1. 6. 2026
Personal Liability of Managing Directors for Late Insolvency Filings
Managers often perceive insolvency as a problem of the company rather than a personal risk. Czech law, however, takes a stricter view. Among others, managing directors must monitor the company’s financial situation and file for insolvency without undue delay once the company becomes insolvent. If they fail to do so, they may be personally liable to creditors. This was recently confirmed and further clarified by the Czech Supreme Court.
A stricter view on inaction
In practice, insolvency filings are often delayed due to hopes of recovery, ongoing negotiations or simple inertia. The Supreme Court made it clear that such inaction carries significant legal risk.

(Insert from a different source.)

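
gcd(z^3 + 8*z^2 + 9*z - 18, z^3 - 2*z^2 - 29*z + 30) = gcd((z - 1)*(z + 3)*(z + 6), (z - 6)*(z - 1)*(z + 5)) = z - 1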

The Supreme Court rejected the argument that managing directors can avoid liability simply because no insolvency proceedings were ever opened. It emphasised that the absence of insolvency proceedings may itself be the result of a breach of duty.
A key takeaway from the decision is that creditors may claim damages even if no insolvency proceedings took place at all. If proceedings were not initiated because managing directors failed to file in time, this cannot benefit them. This significantly broadens potential exposure. Even companies that are dissolved through liquidation without entering formal insolvency proceedings may leave their former managing directors open to claims.
The Supreme Court thus followed its established case law, confirming it while applying it to a new real‑world scenario. An open question left by the decision is how to determine the number of damages. Where the statutory formula based on the difference between the established and satisfied claim cannot be applied mechanically, the amount of damages will need to be assessed by other means.
What this means for business practice
The decision highlights the importance of early and proactive action by managing directors and board members. The critical moment is not when insolvency becomes obvious, but when it could have been identified with reasonable care.
In practice, delaying action tends to increase risk rather than mitigate it. Companies should therefore ensure effective financial monitoring and seek professional advice as soon as warning signs appear.